You gained quite a following in Australia. When you set out for your first tour in America, what kind of thoughts went through your minds? Was that a scary step, that you might not be perceived in the same way?

It’s always a mystery when you’re visiting a new region. We are a very eclectic band, and that’s been our biggest criticism from business types who want something easy to market. But a lot of our influences are American, so I didn’t imagine that people just wouldn’t “get” it. And when someone has only heard one or two songs of ours, they might perceive us completely differently from someone who’s heard a different slice of our catalogue, so even in Australia we’re not perceived the same way from person to person.

You performed at showcases in the States such as SXSW, CMW and CMJ. Is there a different vibe performing in America compared to Australia?

We found Americans to be extremely receptive and respectful of the music, it was refreshing! Like, they actually listen during the quiet songs. It’s less “get drunk and listen to bands,”,more “watch a band whilst enjoying a drink.”

Your new album Not Art dropped last month. What’s different about this album then your last and was it a different process for you as artists this time around?

It came out last year in Australia, but has just been released world-wide, which is why we’re doing our first big North American tour only now. The whole process of Not Art was very different to Vacation. With Vacation (our debut), we had all the songs written, but didn’t know how to tie them together, didn’t know what mix vibe we wanted, etc. We had an external producer and put our faith in him and the mix engineer, who did a great job at tying together a very eclectic bunch of songs. I can definitely hear a younger band in that album, a few more pop songs, that were maybe included for the wrong reasons. For Not Art, Tom took the producer and engineer reigns. He had what he calls a “lightning bolt” moment, when he developed a clear idea of how he wanted the tracks to sound, and the general mood of the album. We recorded the drums to begin, then over the course of nine months we built on that tracking and pieced together songs. It’s a combination of live drumming and guitar/piano takes, mixed with more precise programmed parts and loops – an idea inspired from hip-hop production values.

What standout tracks do you recommend for new listeners on the album?

Difficult question. My favourite song changes weekly! But I’d say “Luck Now,” “Phil Collins” and “Twin Rivers” are good places to start.

I found myself moved by many of your songs. I read this statement on your website about the new album Not Art. “Naming their second studio record for the contradictory nature of creation; attempting to undermine the expectations of the artist’s responsibility; the pretension that everything must have meaning.” It’s a pretty straight forward statement but we always hear music based on failed relationships, religion, money, etc. So what inspirations do you draw from to write and produce songs?

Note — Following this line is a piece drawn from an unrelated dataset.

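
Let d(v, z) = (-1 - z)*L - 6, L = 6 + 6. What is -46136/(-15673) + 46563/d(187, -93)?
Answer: 260146409/5736318 ≈ 45.351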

I just went and asked Tom, here’s what he said: It’s a lot of things and inspiration is something that’s constantly shifting for us. In terms of writing, a lot comes from other artists, I’m constantly looking for something that will spark an idea of our own. I also often try and mimic moods that other artists create. DJ Shadow’s Entroducing is the case in point here for Not Art. I love how that has a real distinct feel and mood throughout and was definitely something liked and wanted to mimic in our own style, and also affected how our songs were shaped and tied together. Inspiration for production is somewhat tied up in this too, but also takes a bit of a different ear, perhaps more tuned to specific sounds, like the sound of a drum kit or vocal. I actually got into hip hop by first loving the production approach: the use of a samples and loops, hard/abrupt sounding edits, the combination of old and new sounds I really loved.